In synchronized circuits, a clock tree is generally used for the purpose of distributing a common clock signal to many sequential elements, which include flip flops, latches, and memories, so that the sequential elements have a uniform timing. Manual-based structures like H tree meshes, and tool-based balanced buffer trees are widely used in the clock trees for the distribution of the clock signal.
Differences in the arrival of the clock signal at two or more clocked elements can result in errors in the synchronous system. Clock skew is the difference in the time points of the clock signal arriving at different clock-receiving units such as flip flops. The clock skew can cause errors in the synchronous system as the clocked elements are triggered at different points in time. One such error is called hold violation, which occurs when the clock skew between two sequentially connected flips flops is greater than the data propagation delay from the first flip flop to the second flip flop; allowing data at the first flip flop output to race through the second flip flop and bypassing a full clock cycle.
The clock skew is always a major obstacle for high-speed circuit design. Conventionally, to reduce the clock skew in ASIC implementations, clock-tree synthesis tools, such as Synopsys' CTS tool, were used to balance the clock tree. The CTS tools insert and adjust buffers along the paths into different leaf points of the clock tree, so that the clock signal arrives at the leaves of the clock tree at substantially the same time. The CTS tools balance the clock tree under the constraint that the clock insertion delay, defined as the time elapsed from the clock arrival at the root of the tree to the arrival at the leaf points does not exceed certain budget. This is because a long insertion delay leads to undesirable, high clock tree power consumption. Also, clock trees with long insertion delays are more susceptible to manufacturing on-chip variation (OCV), which injects uncertainty in the clock insertion delay, exacerbating the clock skew problem. The clock insertion delay budget, in general, places a limit on the amount of clock skew that CTS tools are able to reduce.
With the advancement in the integrated circuits, faster circuits are manufactured. For example, embedded ASIC cores have achieved a very high-speed such that the solution provided by the CTS tools can no longer meet the clock skew requirement of the high-speed circuits. To overcome the problem, many resort to manual design methods to form H trees and mesh structures, which are common in traditional high-end CPU designs. This may generate clock trees with small clock skews. However, due to the huge size of some circuits, it may take very long time to perform the manual design, and the time-to-market is significantly affected.
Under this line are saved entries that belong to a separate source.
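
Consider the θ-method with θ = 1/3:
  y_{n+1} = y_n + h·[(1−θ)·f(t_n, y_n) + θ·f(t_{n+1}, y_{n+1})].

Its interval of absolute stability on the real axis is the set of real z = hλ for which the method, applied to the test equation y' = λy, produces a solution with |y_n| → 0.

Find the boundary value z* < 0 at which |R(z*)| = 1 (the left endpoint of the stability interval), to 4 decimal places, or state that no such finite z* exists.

z* = -6.0000.

On y'=λy, z=hλ:
  y_{n+1} = y_n + z·[2/3·y_n + 1/3·y_{n+1}] ⇒ (1 − 1/3z)y_{n+1} = (1 + 2/3z)y_n
  R(z) = (1 + 2/3z)/(1 − 1/3z).

Solve |R(x)|<1 on ℝ⁻.
x=-0.32: |R|=0.7108
R=−1: 1+2/3x = −1+1/3x ⇒ -1/3x=2 ⇒ x=2/(-1/3)=-6.0000
Confirm numerically:
  x=-5.892: |R|=0.98785 <1
  x=-5.330: |R|=0.91957 <1
  x=-5.046: |R|=0.88143 <1
  x=-4.320: |R|=0.77049 <1
  x=-6.381: |R|=1.04061 >1
  x=-6.288: |R|=1.03101 >1
  x=-6.144: |R|=1.01575 >1
So |R|<1 on (-6.0000, 0).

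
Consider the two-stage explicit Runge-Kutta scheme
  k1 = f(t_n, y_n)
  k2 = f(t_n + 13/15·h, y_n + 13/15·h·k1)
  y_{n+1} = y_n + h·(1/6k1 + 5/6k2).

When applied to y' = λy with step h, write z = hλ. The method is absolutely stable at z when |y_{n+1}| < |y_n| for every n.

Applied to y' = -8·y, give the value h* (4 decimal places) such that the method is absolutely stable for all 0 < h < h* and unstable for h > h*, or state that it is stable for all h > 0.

With y'=λy (z=hλ):
  k1=λy_n ⇒ h·k1=z·y_n;  k2=λ(1+13/15z)y_n ⇒ h·k2=z(1+13/15z)y_n
  y_{n+1}/y_n = 1 + 1/6z + 5/6z(1+13/15z) = 1 + z + 13/18z²
  Hence R(z) = 1 + z + 13/18z².

Find x<0 with |R(x)|<1.
x=-1.1: |R|=0.7739
R=1: x+13/18x²=0 ⇒ x=−18/13=-1.3846; min R=1−1/(4·13/18)=0.6538>−1
Confirm numerically:
  x=-1.270: |R|=0.89487 <1
  x=-0.888: |R|=0.68150 <1
  x=-0.787: |R|=0.66032 <1
  x=-0.778: |R|=0.65915 <1
  x=-1.917: |R|=1.73709 >1
  x=-1.629: |R|=1.28752 >1
Stable set (-1.3846, 0).

(-1.3846,0); λ=-8 ⇒ h* = (18/13)/8 = 0.1731.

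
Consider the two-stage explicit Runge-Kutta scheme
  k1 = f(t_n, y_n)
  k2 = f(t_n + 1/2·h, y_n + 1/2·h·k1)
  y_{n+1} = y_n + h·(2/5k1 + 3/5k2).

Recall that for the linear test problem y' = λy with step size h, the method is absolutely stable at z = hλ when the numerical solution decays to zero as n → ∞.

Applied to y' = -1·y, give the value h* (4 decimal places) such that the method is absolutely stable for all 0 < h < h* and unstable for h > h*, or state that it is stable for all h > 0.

(-3.3333,0); λ=-1 ⇒ h* = (10/3)/1 = 3.3333.

Set f=λy, z=hλ:
  k1=λy_n ⇒ h·k1=z·y_n;  k2=λ(1+1/2z)y_n ⇒ h·k2=z(1+1/2z)y_n
  y_{n+1}/y_n = 1 + 2/5z + 3/5z(1+1/2z) = 1 + z + 3/10z²
  Hence R(z) = 1 + z + 3/10z².

Solve |R(x)|<1 on ℝ⁻.
x=-1.41: |R|=0.1864
R=1: x+3/10x²=0 ⇒ x=−10/3=-3.3333; min R=1−1/(4·3/10)=0.1667>−1
Confirm numerically:
  x=-2.647: |R|=0.45498 <1
  x=-2.615: |R|=0.43647 <1
  x=-1.912: |R|=0.18472 <1
  x=-1.853: |R|=0.17708 <1
  x=-3.739: |R|=1.45504 >1
  x=-3.634: |R|=1.32779 >1
  x=-3.545: |R|=1.22511 >1
Interval (-3.3333, 0).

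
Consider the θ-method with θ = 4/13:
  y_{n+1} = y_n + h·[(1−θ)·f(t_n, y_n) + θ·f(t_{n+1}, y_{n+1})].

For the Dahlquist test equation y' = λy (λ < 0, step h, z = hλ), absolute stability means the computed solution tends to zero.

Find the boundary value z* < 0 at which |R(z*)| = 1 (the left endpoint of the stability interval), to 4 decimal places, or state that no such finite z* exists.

left endpoint -5.2000.

On y'=λy, z=hλ:
  y_{n+1} = y_n + z·[9/13·y_n + 4/13·y_{n+1}] ⇒ (1 − 4/13z)y_{n+1} = (1 + 9/13z)y_n
  Hence R(z) = (1 + 9/13z)/(1 − 4/13z).

Find x<0 with |R(x)|<1.
x=-0.62: |R|=0.4793
R=−1: 1+9/13x = −1+4/13x ⇒ -5/13x=2 ⇒ x=2/(-5/13)=-5.2000
Confirm numerically:
  x=-4.321: |R|=0.85487 <1
  x=-3.850: |R|=0.76232 <1
  x=-3.143: |R|=0.59780 <1
  x=-2.843: |R|=0.51645 <1
  x=-5.438: |R|=1.03424 >1
  x=-5.400: |R|=1.02890 >1
So |R|<1 on (-5.2000, 0).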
Another difficulty in adopting H tree-/mesh-based clock trees in ASIC implementation is caused by the widespread use of the integrated clock gates (ICGs) for power reduction. The ICGs, which may be inserted into the clock tree manually by designers or automatically by synthesis tools, save power by shutting off sections of clock tree that are not required for an operation, preventing the controlled logic from toggling and consuming power. Because ICG inputs and outputs are logically distinct, inserting ICGs into the clock trees render the tree fragmented and unsuited for H tree-/mesh methodology, which can only be applied on an un-fragmented net.